All interviews are archived in the Special Collections of the Thomas G. Carpenter Library and can also be accessed online at . Each spring, students discuss their experience conducting the interviews at a public presentation held in the Special Collections Reading Room, and each fall an exhibition related to the project is featured in the display cases outside of Special Collections as part of Hispanic Heritage Month.

 

Constanza Lopez headshotProject leader 


Constanza López is an associate professor of Spanish in the Department of Languages, Literatures and Cultures. Her research interests include Latin American Literatures of the XX and XXI centuries, women writers, autobiography and testimonio, gender and violence, film and documentary, human rights and activism, migrations, and Hispanics in the U.S. She is author of Trauma, memoria y cuerpo: el testimonio femenino en Colombia (2012).
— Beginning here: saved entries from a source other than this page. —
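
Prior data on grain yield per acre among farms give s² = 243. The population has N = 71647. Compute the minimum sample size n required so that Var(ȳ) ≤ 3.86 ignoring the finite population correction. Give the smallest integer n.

63

Without fpc, n₀ = s²/D = 243/3.86 = 62.9534.
Rounding up, n = 63.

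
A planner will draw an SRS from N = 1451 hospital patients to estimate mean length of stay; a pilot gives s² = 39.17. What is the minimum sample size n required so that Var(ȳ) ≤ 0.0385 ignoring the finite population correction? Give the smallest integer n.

1018

Without fpc, n₀ = s²/D = 39.17/0.0385 = 1017.4026.
Rounding up, n = 1018.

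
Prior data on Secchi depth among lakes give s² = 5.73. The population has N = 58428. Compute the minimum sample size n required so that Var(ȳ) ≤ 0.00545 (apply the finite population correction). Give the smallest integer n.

Without fpc, n₀ = s²/D = 5.73/0.00545 = 1051.3761.
With fpc, (1 − n/N)·s²/n ≤ D requires n ≥ n₀/(1 + n₀/N) = 1051.3761/(1 + 1051.3761/58428) = 1032.7916.
Rounding up, n = 1033.

1033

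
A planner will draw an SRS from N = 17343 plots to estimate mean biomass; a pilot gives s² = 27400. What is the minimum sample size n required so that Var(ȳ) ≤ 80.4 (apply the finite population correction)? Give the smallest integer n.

335

Without fpc, n₀ = s²/D = 27400/80.4 = 340.7960.
With fpc, (1 − n/N)·s²/n ≤ D requires n ≥ n₀/(1 + n₀/N) = 340.7960/(1 + 340.7960/17343) = 334.2283.
Rounding up, n = 335.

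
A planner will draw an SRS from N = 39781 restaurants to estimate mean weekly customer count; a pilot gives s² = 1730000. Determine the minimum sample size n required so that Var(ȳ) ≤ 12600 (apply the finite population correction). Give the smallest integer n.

Without fpc, n₀ = s²/D = 1730000/12600 = 137.3016.
With fpc, (1 − n/N)·s²/n ≤ D requires n ≥ n₀/(1 + n₀/N) = 137.3016/(1 + 137.3016/39781) = 136.8293.
Rounding up, n = 137.

137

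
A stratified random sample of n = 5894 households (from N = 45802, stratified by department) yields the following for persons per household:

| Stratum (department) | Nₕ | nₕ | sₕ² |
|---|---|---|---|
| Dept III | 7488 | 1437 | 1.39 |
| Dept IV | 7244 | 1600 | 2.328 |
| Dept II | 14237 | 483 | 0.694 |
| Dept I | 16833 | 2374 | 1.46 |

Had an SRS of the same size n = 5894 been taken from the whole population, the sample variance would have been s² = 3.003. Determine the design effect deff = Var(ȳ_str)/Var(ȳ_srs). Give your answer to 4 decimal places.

Var(ȳ_str) = Σ Wₕ²(1−fₕ)sₕ²/nₕ with Wₕ = Nₕ/45802:
  Dept III: (7488/45802)²·(1−1437/7488)·1.39/1437 = 2.0892102 × 10^-5
  Dept IV: (7244/45802)²·(1−1600/7244)·2.328/1600 = 2.8356952 × 10^-5
  Dept II: (14237/45802)²·(1−483/14237)·0.694/483 = 1.341192 × 10^-4
  Dept I: (16833/45802)²·(1−2374/16833)·1.46/2374 = 7.1351488 × 10^-5
  → Var(ȳ_str) = 2.5471974 × 10^-4.
Var(ȳ_srs) = (1 − 5894/45802)·3.003/5894 = 4.4393637 × 10^-4.
deff = (2.5471974 × 10^-4) / (4.4393637 × 10^-4) = 0.5738.

0.5738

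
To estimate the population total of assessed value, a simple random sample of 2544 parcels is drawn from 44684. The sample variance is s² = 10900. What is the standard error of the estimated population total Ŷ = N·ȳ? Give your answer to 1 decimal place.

Var(Ŷ) = N²·Var(ȳ) = N²·(1 − n/N)·s²/n.
f = 2544/44684 = 0.05693313; Var(ȳ) = 0.94306687·10900/2544 = 4.040656.
Var(Ŷ) = 44684² · 4.040656 = 8.0678156 × 10^9.
SE(Ŷ) = √(8.0678156 × 10^9) = 89821.0.

89821.0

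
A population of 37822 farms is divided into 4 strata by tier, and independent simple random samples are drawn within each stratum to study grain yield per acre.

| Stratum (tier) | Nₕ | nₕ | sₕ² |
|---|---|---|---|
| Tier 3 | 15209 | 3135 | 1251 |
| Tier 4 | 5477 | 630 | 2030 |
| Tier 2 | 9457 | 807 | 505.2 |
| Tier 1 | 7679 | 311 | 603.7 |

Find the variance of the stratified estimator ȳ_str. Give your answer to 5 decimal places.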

She is currently working on a manuscript for a book titled Collective Efforts: Reterritorializing Spaces of Violence in Colombia.

 

Michael Boyles headshotCreative collaborator 


Michael Boyles is coordinator of graphic design for the Center for Instruction and Research Technology (CIRT). He has assisted with the design and execution of the Voces y caras website and the annual fall exhibit of the project (held in the Thomas G. Carpenter Library) since the project’s inception in 2012. His ongoing support for this project included his presentation of Voces y caras with Dr. López at the inaugural DHI Showcase in November, 2016.